The time elapsed for each value of yearSpan
is recorded in variable pythonCost
as below:
yearSpan: 100 200 500 1000 5000 10000 1e+05 1e+06
pythonCost: 0.001 0.002 0.0001 0.002 0.002 0.004 NA NA
6. Results Summary
So I organize all the time elapsed records into one R data frame as below:
testRes <- data.frame(
yearSpan = c(100, 200, 500, 1000, 5000, 10000, 100000, 1000000),
perlCost = c(0.0004, 0.0022, 0.005, 0.0128, 0.0866, 0.2450, 2.0141, 13.3940),
cCost = c(0.0004, 0.0007, 0.0017, 0.0039, 0.0335, 0.1075, 0.8337, 2.8035),
R1Cost = c(0.002, 0.005, 0.013, 0.027, 0.171, 0.332, 3.702, 32.343 ),
R2Cost = c(0.0001, 0.0001, 0.001, 0.002, 0.007, 0.015, 0.179, 2.135),
pythonCost = c(0.001, 0.002, 0.0001, 0.002, 0.002, 0.004, NA, NA)
)
Since pythonCost
has NA
values and the corresponding total money amount is Inf
, I removed those NA
cases and plotted the time cost using following R codes:
testRes <- data.frame(
yearSpan = c(100, 200, 500, 1000, 5000, 10000, 100000, 1000000),
perlCost = c(0.0004, 0.0022, 0.005, 0.0128, 0.0866, 0.2450, 2.0141, 13.3940),
cCost = c(0.0004, 0.0007, 0.0017, 0.0039, 0.0335, 0.1075, 0.8337, 2.8035),
R1Cost = c(0.002, 0.005, 0.013, 0.027, 0.171, 0.332, 3.702, 32.343 ),
R2Cost = c(0.0001, 0.0001, 0.001, 0.002, 0.007, 0.015, 0.179, 2.135),
pythonCost = c(0.001, 0.002, 0.0001, 0.002, 0.002, 0.004, NA, NA)
)
library(reshape2)
library(ggplot2)
testRes_subset <- testRes[complete.cases(testRes), ] ## remove yearSpan = 100000, 1000000 cases
melt_testRes <- melt(testRes_subset,
id.vars = "yearSpan",
variable.name = "Language",
value.name = "cost")
melt_testRes$yearSpan <- factor(melt_testRes$yearSpan)
ggplot(melt_testRes, aes(x=yearSpan, y=cost, group = Language, colour=Language)) +
geom_point() + geom_line() + theme_bw()
We can observe that my R1 version is the slowest, but R2 version is extremly fast (But R2 only calculate the final amount money). Which shows that a for loop in R is really expensive, using other compacted functionals like apply
family will be much faster. Perl is a little bit better than R1, not so bad! Python perfoms the best, however we need to know it only print the final amount money. Surprisingly, C didn’t win in this case, but it prints a lot more details, this printings lags it behind the R2 and Python.

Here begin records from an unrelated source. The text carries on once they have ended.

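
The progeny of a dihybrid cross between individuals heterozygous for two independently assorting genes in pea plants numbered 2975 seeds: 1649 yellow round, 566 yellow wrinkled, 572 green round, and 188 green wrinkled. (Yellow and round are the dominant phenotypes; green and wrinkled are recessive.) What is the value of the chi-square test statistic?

0.861

A dihybrid F₂ with independent assortment and complete dominance at both loci gives a 9:3:3:1 phenotypic ratio.
Expected counts for N = 2975 under a 9:3:3:1 ratio (total parts = 16):
  yellow round: 2975 × 9/16 = 1673.4375
  yellow wrinkled: 2975 × 3/16 = 557.8125
  green round: 2975 × 3/16 = 557.8125
  green wrinkled: 2975 × 1/16 = 185.9375
χ² = Σ (O − E)² / E
  yellow round: (1649 − 1673.4375)² / 1673.4375 = 0.3569
  yellow wrinkled: (566 − 557.8125)² / 557.8125 = 0.1202
  green round: (572 − 557.8125)² / 557.8125 = 0.3608
  green wrinkled: (188 − 185.9375)² / 185.9375 = 0.0229
χ² = 0.3569 + 0.1202 + 0.3608 + 0.0229 = 0.8608 ≈ 0.861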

For a complete view of all tests, I also created a plot with all values:
melt_testRes <- melt(testRes,
id.vars = "yearSpan",
variable.name = "Language",
value.name = "cost")
melt_testRes$yearSpan <- factor(melt_testRes$yearSpan)
ggplot(melt_testRes, aes(x=yearSpan, y=cost, group = Language, colour=Language)) +
geom_point() + geom_line() + theme_bw()
The results doesn’t change much. but once again, the output of R2 and python is not completed as other implementations, this makes them cheating in this benchmark. In a fair case, C will definitely be the winner.